Tacoma drops some of Gone Home‘s poignancy and nuance in favor of broad appeal, which isn’t a bad thing. Whereas Gone Home‘s “buried story” was a turn off for some, Tacoma places its narrative on proud display. All backstories and character details still hide in drawers, lockers, and computer screens. Yet as you enter a new room in the Lunar Transfer Station Tacoma, an augmented-reality hologram will proceed to roll. You’re presented with silhouettes of the station’s past crew! Each one has their own color and voice, and proceeds to talk with one another. From here, the world is your oyster, and the main plot unfolds in any order you’d like. No digging here.
In a way, Tacoma is a linear choose-your-own adventure game. As you find new holograms, you’ll fast-forward, rewind, and pause the everlasting scenes. You begin to discover why the station is vacant, and why you are there. You can listen in on past discussions, or explore the living quarters. After all, a bedroom or office will tell you far more about a person than a conversation will. Your relationship with these six members begins one-sided and shallow. Yet soon enough, it feels as tangible as the connection with your real acquaintances.
…Tacoma proves its worth as an immersive experience. It delivers a story more cohesive and interesting than many TV shows and movies.
As you hit a breakthrough in your virtual friendship, you’re scurrying on to the next area. You get a full biography of each face, then the next, then the next. But Tacoma lacks the emotional threading between characters that its predecessor had. We once saw confrontation between a teen and her parents, told only through a notebook. We now see six separate entities dealing with outside problems on their own. Their motivations lie in a backstory, not in Tacoma. There aren’t many natural connections tying this world to itself.
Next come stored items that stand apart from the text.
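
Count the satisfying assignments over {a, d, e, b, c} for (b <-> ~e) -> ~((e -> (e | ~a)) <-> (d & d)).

Initial set: {((b <-> ~e) -> ~((e -> (e | ~a)) <-> (d & d)))}.
((b <-> ~e) -> ~((e -> (e | ~a)) <-> (d & d))): β-rule — branch into ~(b <-> ~e)  //  ~((e -> (e | ~a)) <-> (d & d)).
  branch 1 (add ~(b <-> ~e)):
    ~(b <-> ~e): β-rule — branch into b, ~~e  //  ~b, ~e.
      branch 1.1 (add b, ~~e):
        ○ open, literals {b=1, e=1}.
      branch 1.2 (add ~b, ~e):
        ○ open, literals {b=0, e=0}.
  branch 2 (add ~((e -> (e | ~a)) <-> (d & d))):
    ~((e -> (e | ~a)) <-> (d & d)): β-rule — branch into (e -> (e | ~a)), ~(d & d)  //  ~(e -> (e | ~a)), (d & d).
      branch 2.1 (add (e -> (e | ~a)), ~(d & d)):
        (e -> (e | ~a)): β-rule — branch into ~e  //  (e | ~a).
          branch 2.1.1 (add ~e):
            ~(d & d): β-rule — branch into ~d  //  ~d.
              branch 2.1.1.1 (add ~d):
                ○ open, literals {d=0, e=0}.
              branch 2.1.1.2 (add ~d):
                ○ open, literals {d=0, e=0}.
          branch 2.1.2 (add (e | ~a)):
            ~(d & d): β-rule — branch into ~d  //  ~d.
              branch 2.1.2.1 (add ~d):
                (e | ~a): β-rule — branch into e  //  ~a.
                  branch 2.1.2.1.1 (add e):
                    ○ open, literals {d=0, e=1}.
                  branch 2.1.2.1.2 (add ~a):
                    ○ open, literals {a=0, d=0}.
              branch 2.1.2.2 (add ~d):
                (e | ~a): β-rule — branch into e  //  ~a.
                  branch 2.1.2.2.1 (add e):
                    ○ open, literals {d=0, e=1}.
                  branch 2.1.2.2.2 (add ~a):
                    ○ open, literals {a=0, d=0}.
      branch 2.2 (add ~(e -> (e | ~a)), (d & d)):
        ~(e -> (e | ~a)): α-rule — add e, ~(e | ~a).
        (d & d): α-rule — add d, d.
        ~(e | ~a): α-rule — add ~e, ~~a.
        × closes — contains both e and ~e.
1 branch closed, 8 open.
Each open branch fixes some atoms; the unmentioned ones are free. Counting distinct full assignments: branch {b=1, e=1} (a, d, c) contributes 8 new; branch {b=0, e=0} (a, d, c) contributes 8 new; branch {d=0, e=0} (a, b, c) contributes 4 new; branch {d=0, e=0} (a, b, c) contributes 0 new; branch {d=0, e=1} (a, b, c) contributes 4 new; branch {a=0, d=0} (e, b, c) contributes 0 new; branch {d=0, e=1} (a, b, c) contributes 0 new; branch {a=0, d=0} (e, b, c) contributes 0 new. Total: 24.

24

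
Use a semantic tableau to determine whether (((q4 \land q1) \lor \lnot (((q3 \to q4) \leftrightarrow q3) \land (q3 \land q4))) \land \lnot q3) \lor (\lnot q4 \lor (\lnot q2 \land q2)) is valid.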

Yet Tacoma proves its worth as an immersive experience. It delivers a story more cohesive and interesting than many TV shows and movies. This allows for personality and thought on a level that’s unprecedented in entertainment. The holograms let you catch two simultaneous conversations; map entire complex scenes; and gather relevant environmental details. These would all be bylines in other media. In this regard, Tacoma is leaps and bounds ahead of Fullbright’s last title. It refines the concept of environmental storytelling by being more interactive than “walking.” If Gone Home (in all its splendor) was a walking simulator, Tacoma is a full track-and-field gathering.
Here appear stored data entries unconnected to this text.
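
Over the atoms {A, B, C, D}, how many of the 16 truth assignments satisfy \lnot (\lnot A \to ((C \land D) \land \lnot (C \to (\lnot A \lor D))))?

Initial set: {\lnot (\lnot A \to ((C \land D) \land \lnot (C \to (\lnot A \lor D))))}.
\lnot (\lnot A \to ((C \land D) \land \lnot (C \to (\lnot A \lor D)))): α-rule — add \lnot A, \lnot ((C \land D) \land \lnot (C \to (\lnot A \lor D))).
\lnot ((C \land D) \land \lnot (C \to (\lnot A \lor D))): β-rule — branch into \lnot (C \land D)  //  \lnot \lnot (C \to (\lnot A \lor D)).
  branch 1 (add \lnot (C \land D)):
    \lnot (C \land D): β-rule — branch into \lnot C  //  \lnot D.
      branch 1.1 (add \lnot C):
        ○ open, literals {A=false, C=false}.
      branch 1.2 (add \lnot D):
        ○ open, literals {A=false, D=false}.
  branch 2 (add \lnot \lnot (C \to (\lnot A \lor D))):
    \lnot \lnot (C \to (\lnot A \lor D)): β-rule — branch into \lnot C  //  (\lnot A \lor D).
      branch 2.1 (add \lnot C):
        ○ open, literals {A=false, C=false}.
      branch 2.2 (add (\lnot A \lor D)):
        (\lnot A \lor D): β-rule — branch into \lnot A  //  D.
          branch 2.2.1 (add \lnot A):
            ○ open, literals {A=false}.
          branch 2.2.2 (add D):
            ○ open, literals {A=false, D=true}.
0 branches closed, 5 open.
Each open branch fixes some atoms; the unmentioned ones are free. Counting distinct full assignments: branch {A=false, C=false} (B, D) contributes 4 new; branch {A=false, D=false} (B, C) contributes 2 new; branch {A=false, C=false} (B, D) contributes 0 new; branch {A=false} (B, C, D) contributes 2 new; branch {A=false, D=true} (B, C) contributes 0 new. Total: 8.

8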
Tacoma doesn’t deliver in every department. Some characters feel very fleshed out, while others seem rushed by. The climax to the two-or-three-hour story is over in mere minutes. Yet when Tacoma sticks its landing, it does so in a splendid way. The game tells its tale a plethora of ways, every one of which is enjoyable and interesting. Its world, art style, and story are all fascinating and satisfying. Fullbright has created another spectacle they must soon outdo. Even with a few blemishes, Tacoma is a multi-faceted diamond, twinkling like a star.